It’s time for gender diversity to move from being a checklist item in board meeting agendas to becoming being a strategic objective.
According to recent studies, the representation of women across India Inc. has been steadily increasing – the top 100 companies that women chose as most attractive to work for reported a five-percent improvement in the diversity ratios in 2017 vs 2016.
Numbers aside, there is a greater question at play here. Is it correct or wise to represent this as merely a gender parity issue? Or is it a larger issue of workforce diversity that lends better business advantages? The truth is women's participation in business makes great economic sense.
Business acumen and leadership – gender-agnostic traits
As early as 2015, IMF chief Christine Lagarde had predicted that India’s GDP could rise by 27 percent through higher participation of women in the workforce. And with good reason too. A 2012 Harvard study revealed that women at all levels were rated as better overall leaders by peers, bosses, direct reports, and associates, and boost the bottom line with better work environment and culture, team orientation, creativity, innovation and leadership.

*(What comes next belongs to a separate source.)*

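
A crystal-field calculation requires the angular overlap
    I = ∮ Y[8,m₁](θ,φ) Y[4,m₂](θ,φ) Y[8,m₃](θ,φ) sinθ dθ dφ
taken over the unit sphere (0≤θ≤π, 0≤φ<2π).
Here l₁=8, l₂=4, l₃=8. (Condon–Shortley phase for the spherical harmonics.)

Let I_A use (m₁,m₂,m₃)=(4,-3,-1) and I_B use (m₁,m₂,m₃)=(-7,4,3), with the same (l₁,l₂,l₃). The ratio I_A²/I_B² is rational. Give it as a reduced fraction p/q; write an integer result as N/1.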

It just goes to show that business skills and capabilities are really gender-agnostic. Today, women are represented on the board of every single company that comprises the BSE 100, women have held or are currently holding leadership positions in at least nine banks, five FMCG companies and eight IT/ITeS companies in India. Their success clearly shows that organisations’ ability to leverage the diversity of thinking and execution is what brings powerful value and accrual of results. The objective is, therefore, not just to increase ‘female representation’, through knee-jerk reactions. Corporates need to align long-term organisational goals to ensure diversity and inclusion.

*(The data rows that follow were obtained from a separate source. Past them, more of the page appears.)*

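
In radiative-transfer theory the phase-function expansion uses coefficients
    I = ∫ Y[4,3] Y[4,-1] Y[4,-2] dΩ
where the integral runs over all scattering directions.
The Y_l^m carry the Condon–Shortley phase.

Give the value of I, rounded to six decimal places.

m-sum 0 ✓  L=12 even ✓  0≤4≤8 ✓
Π(2lᵢ+1) = 9×9×9 = 729
triangle coeff Δ(4,4,4) = 1/450450
Σ_t [0,4]: t=0:+1/13824 t=1:−1/216 t=2:+1/64 t=3:−1/216 t=4:+1/13824 = 5/768
(3j)²=18/1001 [(4 4 4; 0 0 0)], sign=+1
Σ_t [0,1]: t=0:+1/864 t=1:−1/576 = -1/1728
(3j)²=5/1287 [(4 4 4; 3 -1 -2)], sign=-1
⇒ 4πI² = 7290/143143
I = (-1)√(7290/143143/(4π)) = -0.06366105

-0.063661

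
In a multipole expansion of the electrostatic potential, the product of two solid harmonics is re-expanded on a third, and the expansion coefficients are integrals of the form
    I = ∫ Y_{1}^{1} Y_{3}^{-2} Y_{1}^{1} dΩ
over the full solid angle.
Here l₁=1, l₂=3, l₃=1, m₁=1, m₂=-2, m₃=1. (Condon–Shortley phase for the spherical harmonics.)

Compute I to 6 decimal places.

triangle: need 2≤l₃≤4, have 1; I=0

0.000000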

Reiterating this truth is the significant success that women have achieved as entrepreneurs. Despite the obvious under-representation, they have built incredible startups - from e-commerce to financial services.
Needed – a two-way lane of action
According to the Fifth Annual Employment-Unemployment Survey, women constitute a significant ratio of the Indian working age population. Women’s participation in the workforce is thus critical in realising the promise of the nation’s demographic dividend. This needs proactive efforts both from a corporate and policy level, and from women themselves.
Indian women professionals should wrest the initiative, be more willing to ‘lean in’ to their careers, and not wait for a quota-based environment for them to move ahead.
They need to stay relevant and maximise their access to the right jobs. Being aware of their professional interests and skills will enable them to identify opportunities that synchronise with their strengths. Keeping themselves abreast of their organisation’s strategic plans and remaining networked for constant updates on their industry will also go a long way. Being assertive to spell out the positive impact they can bring to their roles will earn them respect. Checking in regularly to measure progress will add effectiveness to purpose.
Organisations, too, must step up to remove barriers to progress. They need to know and believe that they are doing it as much for their benefit. Ensuring homogeneity in salaries, better childcare options, accommodating unique aspirations of the millennial women, flexibility in work schedules, a supportive return-to-work policy, and a better work-life balance are important. Bias in performance evaluation and career progression decisions will need to be eliminated and sexual harassment issues must be dealt with sensitivity and speed.
Additionally, high potentials need to be trained and mentored to take on bigger responsibilities with market-driven rewards and recognition. The truth is that such corporate actions are not actually women-biased – they make for best corporate practices. Such mutual measures could go a long way in plugging the leak in the progression pipeline from junior to middle-level positions for women. This, in turn, will improve the numbers in the senior management and executive levels.
Sheryl Sandberg’s famous line, “In the future, there will be no female leaders. There will just be leaders,” is something India Inc should internalise. It’s time for gender diversity to move from being a checklist item in board meeting agendas to becoming a strategic objective.
One that has a clear plan of action that encompasses alignment of the talent ecosystem, recruitment, training, performance management and leadership. This would require a concerted effort from both women and organisations in raising the bar to transform the business environment to a truly gender-agnostic one that respects potential and performance of its workforce.
(Disclaimer: The views and opinions expressed in this article are those of the author and do not necessarily reflect the views of YourStory.)